For nearly 100 years Mineral de Pozos, Guanajuato, Mexico, has been an abandoned mining town on the verge of extinction. Today, recognized by the federal government as a Pueblo Magico, the once prosperous town is making a comeback as a place to relax, kick-back, and enjoy. Just 45-minutes away from the bustling expatriate mecca of San Miguel de Allende, Pozos offers what San Miguel is not — a small-scale, tranquil, serene, intimate and lower-key approach to life. There are excellent restaurants and stunning accommodations where you can rest, refresh, and use as a base to explore the environs.
I loved walking the original cobblestone streets. I felt as if I was transported back to the early 20th century, and the architecture reminded me of old west towns you might see in 1950’s cowboy movies.
The hill town is easy to traverse, and within a few blocks of the lovely Su Casa B&B where I stayed, I discovered the central plaza, lined with several excellent art galleries, shops, El Secreto de Pozos B&B and Galleria No. 6. There is a local art scene with painting, sculpture, photography, music and pre-hispanic instruments, plus a self-guided gallery tour with each place well-marked.
Mineral de Pozos is on the priority list for tourism development by the federal and state offices of tourism. Pozos is also one of Adriana Cortes-Jimenez’ priorities. Her organization, Fundacion Communitaria del Bajio, is investing in the lives of local people who have the talent and wherewithal to build a tourism infrastructure that is owned and operated by Mexicans.
So often I heard, “We don’t want Pozos to become another San Miguel,” during the three days I was there. What does this mean? I asked people. I learned about how important it is to develop and invest in local ownership of businesses so that Mexicans can have a share of the economic prosperity that tourism brings. This means more than being trained as the restaurant cook, server, gardener or housekeeper. It means participating in the decisions of how the town develops, owning land, getting micro-finance loans to start restaurants, guide services, bed and breakfasts, and shops, and the training to run these successfully.
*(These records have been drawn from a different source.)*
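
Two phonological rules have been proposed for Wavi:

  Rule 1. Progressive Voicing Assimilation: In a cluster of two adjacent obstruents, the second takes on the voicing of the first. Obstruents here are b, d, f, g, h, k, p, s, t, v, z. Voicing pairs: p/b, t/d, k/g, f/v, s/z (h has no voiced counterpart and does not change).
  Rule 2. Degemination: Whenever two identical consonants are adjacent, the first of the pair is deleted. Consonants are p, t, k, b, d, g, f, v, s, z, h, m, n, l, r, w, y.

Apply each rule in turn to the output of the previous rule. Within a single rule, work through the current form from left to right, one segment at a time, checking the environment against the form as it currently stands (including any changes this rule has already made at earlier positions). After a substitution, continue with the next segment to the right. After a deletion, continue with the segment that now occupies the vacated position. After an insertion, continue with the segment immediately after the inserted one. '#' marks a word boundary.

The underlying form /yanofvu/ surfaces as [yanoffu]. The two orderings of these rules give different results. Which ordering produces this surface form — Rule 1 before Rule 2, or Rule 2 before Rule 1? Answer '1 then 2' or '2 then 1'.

2 then 1

Order 1 then 2:
  1 Progressive Voicing Assimilation: [yanofvu] → [yanoffu]
  2 Degemination: [yanoffu] → [yanofu]
  result: [yanofu]
Order 2 then 1:
  2 Degemination: no change — [yanofvu]
  1 Progressive Voicing Assimilation: [yanofvu] → [yanoffu]
  result: [yanoffu]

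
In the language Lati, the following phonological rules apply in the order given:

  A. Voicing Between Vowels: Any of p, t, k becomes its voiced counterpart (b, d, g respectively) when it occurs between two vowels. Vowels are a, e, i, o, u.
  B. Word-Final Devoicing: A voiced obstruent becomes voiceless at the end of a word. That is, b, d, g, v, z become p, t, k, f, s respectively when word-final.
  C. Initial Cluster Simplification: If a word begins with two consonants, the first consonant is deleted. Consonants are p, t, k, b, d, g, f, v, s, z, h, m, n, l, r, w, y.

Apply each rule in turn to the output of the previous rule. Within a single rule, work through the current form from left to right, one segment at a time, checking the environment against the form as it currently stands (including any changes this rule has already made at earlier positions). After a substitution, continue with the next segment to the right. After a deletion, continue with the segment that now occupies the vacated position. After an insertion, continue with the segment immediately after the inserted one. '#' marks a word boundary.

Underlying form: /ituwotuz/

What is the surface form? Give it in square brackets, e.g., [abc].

[iduwodus]

A Voicing Between Vowels: [ituwotuz] → [iduwoduz]
B Word-Final Devoicing: [iduwoduz] → [iduwodus]
C Initial Cluster Simplification: no change — [iduwodus]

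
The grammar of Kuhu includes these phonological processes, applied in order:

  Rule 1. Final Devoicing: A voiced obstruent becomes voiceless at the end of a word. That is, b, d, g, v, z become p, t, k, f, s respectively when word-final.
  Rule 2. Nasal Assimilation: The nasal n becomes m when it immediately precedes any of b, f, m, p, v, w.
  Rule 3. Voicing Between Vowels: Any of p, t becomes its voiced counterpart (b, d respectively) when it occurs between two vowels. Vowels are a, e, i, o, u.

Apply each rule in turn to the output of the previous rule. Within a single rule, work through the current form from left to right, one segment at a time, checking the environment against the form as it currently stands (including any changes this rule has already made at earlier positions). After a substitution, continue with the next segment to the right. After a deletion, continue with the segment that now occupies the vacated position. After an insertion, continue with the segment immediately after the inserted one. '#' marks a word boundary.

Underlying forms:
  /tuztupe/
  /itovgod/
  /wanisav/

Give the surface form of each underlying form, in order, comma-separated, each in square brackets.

[tuztube], [idovgot], [wanisaf]

/tuztupe/:
  Rule 1 Final Devoicing: no change — [tuztupe]
  Rule 2 Nasal Assimilation: no change — [tuztupe]
  Rule 3 Voicing Between Vowels: [tuztupe] → [tuztube]
/itovgod/:
  Rule 1 Final Devoicing: [itovgod] → [itovgot]
  Rule 2 Nasal Assimilation: no change — [itovgot]
  Rule 3 Voicing Between Vowels: [itovgot] → [idovgot]
/wanisav/:
  Rule 1 Final Devoicing: [wanisav] → [wanisaf]
  Rule 2 Nasal Assimilation: no change — [wanisaf]
  Rule 3 Voicing Between Vowels: no change — [wanisaf]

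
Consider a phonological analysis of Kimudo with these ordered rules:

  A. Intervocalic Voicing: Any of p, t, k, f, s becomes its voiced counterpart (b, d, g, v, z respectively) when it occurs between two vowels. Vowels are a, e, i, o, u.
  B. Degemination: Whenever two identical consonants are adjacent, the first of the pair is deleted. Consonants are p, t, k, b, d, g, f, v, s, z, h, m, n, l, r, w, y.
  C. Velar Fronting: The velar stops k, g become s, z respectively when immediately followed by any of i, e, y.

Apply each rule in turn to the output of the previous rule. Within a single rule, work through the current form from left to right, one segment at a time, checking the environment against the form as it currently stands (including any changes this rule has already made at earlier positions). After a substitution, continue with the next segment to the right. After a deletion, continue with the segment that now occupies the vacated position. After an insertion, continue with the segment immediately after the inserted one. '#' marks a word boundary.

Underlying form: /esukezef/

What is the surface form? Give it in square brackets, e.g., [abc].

A Intervocalic Voicing: [esukezef] → [ezugezef]
B Degemination: no change — [ezugezef]
C Velar Fronting: [ezugezef] → [ezuzezef]

[ezuzezef]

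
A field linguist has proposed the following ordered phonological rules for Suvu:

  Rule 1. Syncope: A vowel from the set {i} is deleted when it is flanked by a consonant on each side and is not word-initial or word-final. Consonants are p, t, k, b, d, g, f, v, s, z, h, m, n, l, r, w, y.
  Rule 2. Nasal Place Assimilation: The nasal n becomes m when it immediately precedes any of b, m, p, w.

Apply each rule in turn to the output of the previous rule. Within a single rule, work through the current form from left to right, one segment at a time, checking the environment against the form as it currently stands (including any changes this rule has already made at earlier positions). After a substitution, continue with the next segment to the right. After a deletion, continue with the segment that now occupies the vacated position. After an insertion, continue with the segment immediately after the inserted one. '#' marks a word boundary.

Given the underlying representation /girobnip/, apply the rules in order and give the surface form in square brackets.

Rule 1 Syncope: [girobnip] → [grobnp]
Rule 2 Nasal Place Assimilation: [grobnp] → [grobmp]

[grobmp]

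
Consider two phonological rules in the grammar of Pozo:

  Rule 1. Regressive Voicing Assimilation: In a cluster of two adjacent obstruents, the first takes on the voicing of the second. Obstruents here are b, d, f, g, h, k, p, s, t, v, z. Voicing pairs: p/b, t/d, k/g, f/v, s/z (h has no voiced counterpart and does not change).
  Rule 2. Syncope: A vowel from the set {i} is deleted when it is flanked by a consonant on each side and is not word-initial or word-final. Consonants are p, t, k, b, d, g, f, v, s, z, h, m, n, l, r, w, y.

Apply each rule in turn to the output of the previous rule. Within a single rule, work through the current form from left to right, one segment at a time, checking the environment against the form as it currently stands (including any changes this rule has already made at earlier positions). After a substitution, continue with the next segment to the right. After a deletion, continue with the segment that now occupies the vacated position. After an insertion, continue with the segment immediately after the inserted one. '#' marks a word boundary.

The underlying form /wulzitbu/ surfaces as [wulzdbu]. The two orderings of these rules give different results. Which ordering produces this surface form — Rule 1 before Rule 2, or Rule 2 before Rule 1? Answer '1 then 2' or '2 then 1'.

Order 1 then 2:
  1 Regressive Voicing Assimilation: [wulzitbu] → [wulzidbu]
  2 Syncope: [wulzidbu] → [wulzdbu]
  result: [wulzdbu]
Order 2 then 1:
  2 Syncope: [wulzitbu] → [wulztbu]
  1 Regressive Voicing Assimilation: [wulztbu] → [wulsdbu]
  result: [wulsdbu]

1 then 2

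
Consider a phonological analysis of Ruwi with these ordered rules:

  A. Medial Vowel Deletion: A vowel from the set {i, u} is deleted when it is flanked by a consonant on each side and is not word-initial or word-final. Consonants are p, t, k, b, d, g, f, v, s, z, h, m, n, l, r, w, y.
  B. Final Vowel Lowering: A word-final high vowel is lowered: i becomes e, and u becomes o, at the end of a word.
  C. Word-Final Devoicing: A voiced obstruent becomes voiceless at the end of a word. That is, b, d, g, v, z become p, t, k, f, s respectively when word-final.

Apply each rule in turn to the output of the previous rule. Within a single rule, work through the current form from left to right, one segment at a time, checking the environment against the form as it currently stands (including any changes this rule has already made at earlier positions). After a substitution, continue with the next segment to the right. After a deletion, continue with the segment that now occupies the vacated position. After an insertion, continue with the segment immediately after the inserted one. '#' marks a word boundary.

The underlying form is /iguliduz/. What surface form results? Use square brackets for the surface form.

A Medial Vowel Deletion: [iguliduz] → [igldz]
B Final Vowel Lowering: no change — [igldz]
C Word-Final Devoicing: [igldz] → [iglds]

[iglds]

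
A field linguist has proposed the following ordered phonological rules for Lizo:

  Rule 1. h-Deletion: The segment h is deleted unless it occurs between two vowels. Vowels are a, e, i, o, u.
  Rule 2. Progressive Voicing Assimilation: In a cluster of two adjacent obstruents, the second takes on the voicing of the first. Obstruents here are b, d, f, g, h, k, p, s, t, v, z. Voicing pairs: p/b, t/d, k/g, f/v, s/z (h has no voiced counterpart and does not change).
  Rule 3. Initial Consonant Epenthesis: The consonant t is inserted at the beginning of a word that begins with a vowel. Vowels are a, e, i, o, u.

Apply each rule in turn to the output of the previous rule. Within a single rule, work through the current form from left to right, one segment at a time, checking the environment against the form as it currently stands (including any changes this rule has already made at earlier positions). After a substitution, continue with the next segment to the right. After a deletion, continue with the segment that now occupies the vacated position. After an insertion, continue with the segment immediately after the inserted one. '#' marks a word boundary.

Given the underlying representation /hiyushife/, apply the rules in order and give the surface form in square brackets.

[tiyusife]

Rule 1 h-Deletion: [hiyushife] → [iyusife]
Rule 2 Progressive Voicing Assimilation: no change — [iyusife]
Rule 3 Initial Consonant Epenthesis: [iyusife] → [tiyusife]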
Please don’t get me wrong. San Miguel de Allende is a magnificent historic hill town with an incredible jardin (central garden), a splendid church, great walking streets, with an extraordinary art scene. It is a shopper’s paradise and many expats love the opportunity to live there to discover their passions. With its million dollar mansions and amazing views, it’s no wonder that the village has exploded and attracted the artistic and those searching for another way of life. I loved my visit to San Miguel and appreciated knowing it better! Oaxaca is where I belong.
Mexico was colonized by the Spanish in 1521 when Cortes landed in Veracruz. Mexicans have fought against colonialism for much of the nation’s existence. However, most major industry and manufacturing is still owned by foreigners. Walmart is one of Mexico’s largest employers. Canadians operate the mines in Guanajuato and pay minimum wage, I’m told. Mexico is oil-rich but has no refineries, shipping its natural resource to the U.S. for processing, and then back again to be used.
Tourism in Pozos represents a new opportunity for local ownership and control of one’s own destiny. For visitors, the opportunity is to discover great food, stunning views, excellent hiking and mountain bike trails, an opportunity to do community service with a local composting effort, and nature photography at its finest with abandoned mines as archeological focal points.
I hope you will give yourself time to go beyond San Miguel de Allende to take it a bit slower in Pozos. You won’t be sorry.
If you are interested in supporting the work of Fundacion Communitaria del Bajio, please contact Adriana Cortes Jimenez.
You might be interested in knowing that the blurry photos above are intentional. I am using an experimental lens called the Lensbaby Muse for my Nikon. It’s fun and creates some very interesting, and sometimes amusing, images! My friend Sam Robbins calls it the Woogity.